The information of the drug-pathway-CEG relationship is stored in the pathway.analysis.res object from pathway.analysis() function as described. In addition, we also provide this function path.CEG.network to show with plot the CEGs in a specified pathway for a specified drug, and the regulation direction of the CEGs (The drug and pathway specified must be one of those listed in the drug.pathway.network table.). Below is an example where we show the CEGs of “tanespimycin”" on pathway “ATR signaling pathway”:

path.CEG.network = CEG.network.graph(path.analysis.res = path.analysis.res, pathway.FDR.cutoff = 0.1,drug.name = "tanespimycin", pathway.name = "ATR signaling pathway", show.plot = TRUE)

## Cytoscape Visualization

The layout of the network graphs in R can be unorganized sometimes. Because Cytoscape is a great software for network visualization, we can have the drug-pathway interaction relationship exported into files for Cytoscape visualization. The following command will produce the object that contain the two files for cytoscape input.

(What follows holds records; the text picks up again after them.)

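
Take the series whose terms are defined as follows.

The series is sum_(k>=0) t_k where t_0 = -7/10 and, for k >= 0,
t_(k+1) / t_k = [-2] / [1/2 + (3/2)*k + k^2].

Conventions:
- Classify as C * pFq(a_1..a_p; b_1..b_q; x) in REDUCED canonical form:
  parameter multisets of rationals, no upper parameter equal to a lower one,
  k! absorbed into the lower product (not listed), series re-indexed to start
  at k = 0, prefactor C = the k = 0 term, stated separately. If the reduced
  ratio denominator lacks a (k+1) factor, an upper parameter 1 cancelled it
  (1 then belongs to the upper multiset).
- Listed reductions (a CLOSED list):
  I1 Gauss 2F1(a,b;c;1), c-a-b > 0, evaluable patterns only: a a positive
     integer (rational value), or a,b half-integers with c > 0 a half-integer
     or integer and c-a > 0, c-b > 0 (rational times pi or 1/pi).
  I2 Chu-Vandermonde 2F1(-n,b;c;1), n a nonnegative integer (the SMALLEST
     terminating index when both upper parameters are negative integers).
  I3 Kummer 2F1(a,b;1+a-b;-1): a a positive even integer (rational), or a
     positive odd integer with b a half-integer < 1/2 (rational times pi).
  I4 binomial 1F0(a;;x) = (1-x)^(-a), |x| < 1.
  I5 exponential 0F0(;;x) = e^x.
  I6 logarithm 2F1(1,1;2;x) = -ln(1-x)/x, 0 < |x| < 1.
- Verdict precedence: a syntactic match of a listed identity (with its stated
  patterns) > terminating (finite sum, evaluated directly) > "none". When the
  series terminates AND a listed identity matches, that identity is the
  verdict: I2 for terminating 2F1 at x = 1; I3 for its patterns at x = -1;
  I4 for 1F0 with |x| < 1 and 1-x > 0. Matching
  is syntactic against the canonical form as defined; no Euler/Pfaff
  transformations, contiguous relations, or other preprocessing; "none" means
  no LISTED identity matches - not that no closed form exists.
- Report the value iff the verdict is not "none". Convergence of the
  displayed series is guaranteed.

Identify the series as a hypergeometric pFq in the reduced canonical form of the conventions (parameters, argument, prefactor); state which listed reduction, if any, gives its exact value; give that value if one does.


At argument -2: a 0F1 with upper {-}, lower {1/2}, scaled by C = -7/10. Verdict: no listed reduction: x = -2 and upper {-} fail every I1-I6 pattern.

Structural cue: from the first term -7/10: roots of the ratio polynomials (prefactor -7/10) are the negated parameters.
Adjacent-term ratio: r(k) = (-2) * 1 / [(k+1/2) (k+1)] - rational; roots negated = parameters, x = (-2), C = -7/10.


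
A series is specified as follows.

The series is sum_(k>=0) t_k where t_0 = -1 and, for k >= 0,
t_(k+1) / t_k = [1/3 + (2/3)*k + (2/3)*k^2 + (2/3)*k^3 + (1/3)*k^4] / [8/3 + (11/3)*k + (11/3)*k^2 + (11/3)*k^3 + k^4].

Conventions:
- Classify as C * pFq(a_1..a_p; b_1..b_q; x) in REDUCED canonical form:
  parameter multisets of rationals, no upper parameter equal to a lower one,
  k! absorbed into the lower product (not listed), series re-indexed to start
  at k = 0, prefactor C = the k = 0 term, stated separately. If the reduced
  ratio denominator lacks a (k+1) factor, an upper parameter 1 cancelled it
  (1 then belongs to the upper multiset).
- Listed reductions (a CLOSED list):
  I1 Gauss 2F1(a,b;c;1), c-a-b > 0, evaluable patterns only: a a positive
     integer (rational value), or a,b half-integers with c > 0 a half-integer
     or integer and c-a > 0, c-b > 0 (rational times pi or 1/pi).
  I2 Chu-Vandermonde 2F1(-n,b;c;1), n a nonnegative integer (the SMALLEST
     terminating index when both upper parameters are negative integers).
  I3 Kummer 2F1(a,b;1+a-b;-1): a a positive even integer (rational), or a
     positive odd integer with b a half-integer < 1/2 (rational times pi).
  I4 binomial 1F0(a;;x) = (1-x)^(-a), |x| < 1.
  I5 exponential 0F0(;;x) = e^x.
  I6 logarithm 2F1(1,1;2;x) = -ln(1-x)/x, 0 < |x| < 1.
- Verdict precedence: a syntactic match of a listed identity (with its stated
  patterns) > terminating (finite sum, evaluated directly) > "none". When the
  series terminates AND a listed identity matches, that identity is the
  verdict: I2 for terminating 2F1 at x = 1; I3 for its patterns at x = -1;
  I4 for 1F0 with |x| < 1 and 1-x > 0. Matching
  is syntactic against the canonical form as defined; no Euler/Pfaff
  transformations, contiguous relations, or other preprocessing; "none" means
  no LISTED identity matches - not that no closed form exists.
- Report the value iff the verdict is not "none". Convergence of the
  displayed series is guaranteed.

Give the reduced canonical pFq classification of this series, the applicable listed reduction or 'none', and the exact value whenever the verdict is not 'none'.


The series (x = 1/3) is 2F1: upper {1, 1}, lower {8/3}, prefactor -1. Verdict: no listed reduction: x = 1/3 and upper {1, 1} fail every I1-I6 pattern.

Key step: t_0 = -1 here, and the ratio is unreduced: k^2 + 1 divides both sides (C = -1).
Adjacent-term ratio: r(k) = (1/3) * (k+1) (k+1) / [(k+8/3) (k+1)] - rational in k. x = (1/3); t_0 = -1; negate the roots.


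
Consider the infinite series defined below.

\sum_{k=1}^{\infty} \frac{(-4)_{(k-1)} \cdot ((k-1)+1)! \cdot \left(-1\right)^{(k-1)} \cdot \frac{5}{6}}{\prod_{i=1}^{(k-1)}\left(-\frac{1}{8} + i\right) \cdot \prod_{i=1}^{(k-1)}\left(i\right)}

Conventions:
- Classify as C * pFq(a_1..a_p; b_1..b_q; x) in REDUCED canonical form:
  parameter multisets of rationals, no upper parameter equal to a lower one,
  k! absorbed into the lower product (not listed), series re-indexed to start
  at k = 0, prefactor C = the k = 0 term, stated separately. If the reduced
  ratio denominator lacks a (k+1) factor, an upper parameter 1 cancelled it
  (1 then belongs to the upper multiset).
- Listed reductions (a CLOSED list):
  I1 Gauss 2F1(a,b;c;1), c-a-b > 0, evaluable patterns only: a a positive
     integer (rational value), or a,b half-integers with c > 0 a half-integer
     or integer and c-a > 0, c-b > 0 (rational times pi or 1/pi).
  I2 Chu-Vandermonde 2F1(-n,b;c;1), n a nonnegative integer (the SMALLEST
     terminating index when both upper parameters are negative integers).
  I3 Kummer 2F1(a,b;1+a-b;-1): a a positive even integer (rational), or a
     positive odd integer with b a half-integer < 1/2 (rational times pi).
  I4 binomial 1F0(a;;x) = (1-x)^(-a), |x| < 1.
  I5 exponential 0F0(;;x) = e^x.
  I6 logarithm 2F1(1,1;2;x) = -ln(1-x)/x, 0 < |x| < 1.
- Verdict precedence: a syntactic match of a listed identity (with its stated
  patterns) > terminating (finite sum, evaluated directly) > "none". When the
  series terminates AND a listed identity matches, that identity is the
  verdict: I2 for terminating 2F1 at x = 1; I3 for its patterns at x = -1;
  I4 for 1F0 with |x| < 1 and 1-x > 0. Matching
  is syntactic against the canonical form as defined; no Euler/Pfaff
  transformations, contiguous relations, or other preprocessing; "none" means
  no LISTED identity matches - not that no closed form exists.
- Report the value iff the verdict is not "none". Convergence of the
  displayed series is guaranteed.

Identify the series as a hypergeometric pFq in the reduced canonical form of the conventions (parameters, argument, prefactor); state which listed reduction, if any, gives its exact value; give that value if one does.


At argument -1: a 2F1 with upper {-4, 2}, lower {\frac{7}{8}}, scaled by C = \frac{5}{6}. Verdict: terminating (-4 upstairs). 5 nonzero terms in all; added directly. Sum: \frac{210349}{4278}.

Key observation: t_0 = \frac{5}{6} here, and the factorial ratio (prefactor 5/6) (k+a-1)!/(a-1)! is a rising factorial (a)_k.
Adjacent-term ratio: r(k) = -1 * (k-4) (k+2) / [(k+\frac{7}{8}) (k+1)] - poly over poly, x = -1 from leading terms; C = \frac{5}{6} at k = 0.


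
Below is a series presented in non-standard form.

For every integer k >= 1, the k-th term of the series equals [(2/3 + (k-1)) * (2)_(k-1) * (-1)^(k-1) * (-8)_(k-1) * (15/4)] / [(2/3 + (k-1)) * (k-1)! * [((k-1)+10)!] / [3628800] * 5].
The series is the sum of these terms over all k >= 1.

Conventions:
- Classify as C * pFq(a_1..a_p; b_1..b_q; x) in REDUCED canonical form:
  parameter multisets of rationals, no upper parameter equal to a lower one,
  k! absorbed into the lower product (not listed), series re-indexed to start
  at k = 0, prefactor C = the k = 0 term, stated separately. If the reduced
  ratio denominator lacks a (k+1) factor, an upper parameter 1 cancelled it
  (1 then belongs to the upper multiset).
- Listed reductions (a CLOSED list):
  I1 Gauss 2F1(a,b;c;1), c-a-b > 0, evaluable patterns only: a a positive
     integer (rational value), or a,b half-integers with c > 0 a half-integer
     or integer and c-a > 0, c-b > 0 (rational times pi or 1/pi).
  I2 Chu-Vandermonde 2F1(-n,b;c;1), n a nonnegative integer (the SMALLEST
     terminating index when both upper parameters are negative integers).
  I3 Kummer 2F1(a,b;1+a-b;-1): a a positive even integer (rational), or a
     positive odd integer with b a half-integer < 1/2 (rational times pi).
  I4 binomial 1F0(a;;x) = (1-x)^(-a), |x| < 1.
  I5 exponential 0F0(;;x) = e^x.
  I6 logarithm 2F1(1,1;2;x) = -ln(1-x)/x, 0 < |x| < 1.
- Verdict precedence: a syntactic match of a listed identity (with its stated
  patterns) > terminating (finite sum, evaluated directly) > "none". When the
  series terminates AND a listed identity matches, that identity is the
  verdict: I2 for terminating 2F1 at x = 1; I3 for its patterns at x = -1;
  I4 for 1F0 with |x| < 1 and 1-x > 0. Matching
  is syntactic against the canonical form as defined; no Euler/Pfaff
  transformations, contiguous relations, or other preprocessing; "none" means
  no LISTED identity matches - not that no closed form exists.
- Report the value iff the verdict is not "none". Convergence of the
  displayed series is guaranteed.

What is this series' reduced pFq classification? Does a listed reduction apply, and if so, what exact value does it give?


Classification (C = 3/4): 2F1 with upper {-8, 2}, lower {11}, argument x = -1. Verdict: Kummer's theorem (I3) fires (x = -1; c = 11 equals 1+a-b for upper {-8, 2}: listed pattern). Its exact value is 15/4.

Key step: with t_0 = 3/4, the constant factors (C = 3/4) combine into one prefactor.
Consecutive-term ratio: r(k) = (-1) * (k-8) (k+2) / [(k+11) (k+1)] - poly over poly, x = (-1) from leading terms; C = 3/4 at k = 0.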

# get the pathway analysis output that can be loaded into Cytoscape for visualization
cytoscape.network = make.cytoscape.network(path.analysis.res = path.analysis.res, pathway.FDR.cutoff = 0.1)

The drug.pathway.network and node.attributes entries in the output object can be downloaded as two separate CSV files, which can be used as input for Cytoscape network visulization.